Selecting columns in Data Analysis Python - Time & Space Complexity
When we select columns from a dataset, we want to know how the time to do this changes as the dataset grows.
We ask: How does the work increase when the number of rows or columns grows?
Analyze the time complexity of the following code snippet.
import pandas as pd
def select_columns(df, cols):
return df[cols]
# Example usage:
# df is a DataFrame with many rows and columns
# cols is a list of column names to select
This code returns a new DataFrame with only the columns listed in cols.
Identify the loops, recursion, array traversals that repeat.
- Primary operation: Processing each selected column.
- How many times: Once for each column in
cols.
As the number of selected columns grows, the work grows linearly because each selected column must be incorporated into the new DataFrame.
| Input Size (columns) | Approx.
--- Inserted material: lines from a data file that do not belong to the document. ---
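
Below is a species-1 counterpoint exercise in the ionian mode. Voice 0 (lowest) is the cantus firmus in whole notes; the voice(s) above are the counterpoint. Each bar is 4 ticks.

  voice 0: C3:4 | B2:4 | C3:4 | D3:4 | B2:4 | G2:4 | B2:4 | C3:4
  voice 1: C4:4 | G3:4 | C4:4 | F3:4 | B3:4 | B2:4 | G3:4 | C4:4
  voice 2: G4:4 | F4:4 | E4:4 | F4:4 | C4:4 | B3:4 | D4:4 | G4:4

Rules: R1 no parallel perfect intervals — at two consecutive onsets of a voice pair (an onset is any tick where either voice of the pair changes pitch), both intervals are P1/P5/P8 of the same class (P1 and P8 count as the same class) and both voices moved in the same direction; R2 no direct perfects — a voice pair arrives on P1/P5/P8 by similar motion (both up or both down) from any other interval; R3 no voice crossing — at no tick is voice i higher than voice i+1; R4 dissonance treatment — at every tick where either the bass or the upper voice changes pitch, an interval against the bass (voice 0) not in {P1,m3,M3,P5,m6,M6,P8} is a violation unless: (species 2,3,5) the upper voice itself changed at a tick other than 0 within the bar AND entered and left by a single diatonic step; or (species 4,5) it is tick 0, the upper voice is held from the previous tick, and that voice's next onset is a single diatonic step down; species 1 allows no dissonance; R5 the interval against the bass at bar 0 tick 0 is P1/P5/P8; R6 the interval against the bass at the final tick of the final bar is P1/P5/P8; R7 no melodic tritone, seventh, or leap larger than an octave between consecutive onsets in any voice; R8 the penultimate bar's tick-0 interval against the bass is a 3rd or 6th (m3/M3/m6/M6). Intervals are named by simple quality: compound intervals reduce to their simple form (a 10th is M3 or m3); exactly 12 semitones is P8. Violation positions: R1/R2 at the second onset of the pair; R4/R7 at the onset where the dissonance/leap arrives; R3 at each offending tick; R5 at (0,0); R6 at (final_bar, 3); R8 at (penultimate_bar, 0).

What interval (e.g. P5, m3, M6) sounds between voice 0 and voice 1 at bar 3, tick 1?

m3

voice 0=D3 voice 1=F3 -> m3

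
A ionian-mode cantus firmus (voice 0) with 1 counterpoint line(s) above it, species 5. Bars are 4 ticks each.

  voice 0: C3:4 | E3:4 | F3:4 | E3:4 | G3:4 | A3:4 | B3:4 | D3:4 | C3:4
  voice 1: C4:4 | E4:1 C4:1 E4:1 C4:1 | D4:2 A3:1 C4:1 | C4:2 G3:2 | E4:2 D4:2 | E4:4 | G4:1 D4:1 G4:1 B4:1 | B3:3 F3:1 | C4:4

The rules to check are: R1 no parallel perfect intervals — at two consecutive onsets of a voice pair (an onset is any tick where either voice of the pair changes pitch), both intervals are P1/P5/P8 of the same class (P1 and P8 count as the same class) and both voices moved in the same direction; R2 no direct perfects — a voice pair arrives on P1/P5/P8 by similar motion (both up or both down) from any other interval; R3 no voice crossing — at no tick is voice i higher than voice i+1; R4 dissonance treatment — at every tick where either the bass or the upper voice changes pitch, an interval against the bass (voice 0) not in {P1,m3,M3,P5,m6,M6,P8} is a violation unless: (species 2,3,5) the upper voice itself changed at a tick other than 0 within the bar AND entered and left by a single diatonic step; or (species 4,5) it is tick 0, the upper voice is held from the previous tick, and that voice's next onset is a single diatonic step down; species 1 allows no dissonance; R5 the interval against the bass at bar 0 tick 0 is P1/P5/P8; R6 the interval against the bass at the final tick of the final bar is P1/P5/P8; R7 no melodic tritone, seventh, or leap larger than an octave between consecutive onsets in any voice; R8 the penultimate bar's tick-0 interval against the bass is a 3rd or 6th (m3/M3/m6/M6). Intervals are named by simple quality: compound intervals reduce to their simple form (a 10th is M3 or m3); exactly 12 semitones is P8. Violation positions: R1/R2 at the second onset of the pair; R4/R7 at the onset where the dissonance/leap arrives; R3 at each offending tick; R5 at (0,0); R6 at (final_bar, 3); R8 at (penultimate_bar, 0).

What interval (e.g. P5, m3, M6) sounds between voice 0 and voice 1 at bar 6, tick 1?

voice 0=B3 voice 1=D4 -> m3

m3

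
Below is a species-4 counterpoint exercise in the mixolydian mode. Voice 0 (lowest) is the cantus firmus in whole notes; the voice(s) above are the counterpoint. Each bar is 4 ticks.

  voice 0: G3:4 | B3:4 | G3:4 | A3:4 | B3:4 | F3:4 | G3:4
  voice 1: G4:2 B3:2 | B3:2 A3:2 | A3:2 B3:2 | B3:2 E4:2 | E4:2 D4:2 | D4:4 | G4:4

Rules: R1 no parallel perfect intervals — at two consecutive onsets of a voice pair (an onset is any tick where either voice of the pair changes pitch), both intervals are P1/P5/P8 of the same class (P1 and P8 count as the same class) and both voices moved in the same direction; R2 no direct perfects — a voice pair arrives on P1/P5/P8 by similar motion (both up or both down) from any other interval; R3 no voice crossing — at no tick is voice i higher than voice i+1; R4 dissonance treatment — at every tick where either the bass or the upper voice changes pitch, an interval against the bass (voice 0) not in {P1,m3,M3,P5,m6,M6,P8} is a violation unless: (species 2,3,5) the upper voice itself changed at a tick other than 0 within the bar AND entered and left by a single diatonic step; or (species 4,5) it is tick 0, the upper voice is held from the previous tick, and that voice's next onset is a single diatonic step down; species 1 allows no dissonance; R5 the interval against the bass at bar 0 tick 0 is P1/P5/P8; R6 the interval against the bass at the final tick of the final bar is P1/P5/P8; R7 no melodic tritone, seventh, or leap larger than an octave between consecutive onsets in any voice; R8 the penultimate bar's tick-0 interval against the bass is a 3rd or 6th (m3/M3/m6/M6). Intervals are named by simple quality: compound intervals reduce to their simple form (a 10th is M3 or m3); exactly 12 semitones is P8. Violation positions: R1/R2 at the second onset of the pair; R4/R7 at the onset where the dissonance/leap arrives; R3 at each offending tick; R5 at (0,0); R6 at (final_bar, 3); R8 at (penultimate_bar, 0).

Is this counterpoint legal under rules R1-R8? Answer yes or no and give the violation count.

bar 0: v0=G3 v1=G4 (P8)
bar 1: v0=B3 v1=B3 (P1)
bar 2: v0=G3 v1=A3 (M2)
bar 3: v0=A3 v1=B3 (M2)
bar 4: v0=B3 v1=E4 (P4)
bar 5: v0=F3 v1=D4 (M6)
bar 6: v0=G3 v1=G4 (P8)
  R3 @ bar1.2: B3 above A3
  R4 @ bar1.2: B3/A3 M2 untreated
  R3 @ bar1.3: B3 above A3
  R4 @ bar2.0: G3/A3 M2 untreated
  R4 @ bar3.0: A3/B3 M2 untreated
  R7 @ bar5.0: B3->F3 leap 6st
  R2 @ bar6.0: F3/D4 M6 -> G3/G4 P8 similar

No (7 violations)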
Operations |
|---|---|
| 10 | 10 times the work per column |
| 100 | 100 times the work per column |
| 1000 | 1000 times the work per column |
Pattern observation: The work grows directly with the number of columns.
Time Complexity: O(m)
This means the time to select columns grows in a straight line as the number of columns increases.
[X] Wrong: "Selecting columns is instant and does not depend on the number of columns."
[OK] Correct: Even though we only pick columns, the system still processes each selected column to build the new DataFrame, so time grows with columns.
Understanding how data selection scales helps you explain your code choices clearly and shows you know what happens behind the scenes.
"What if we select only one column instead of many? How would the time complexity change?"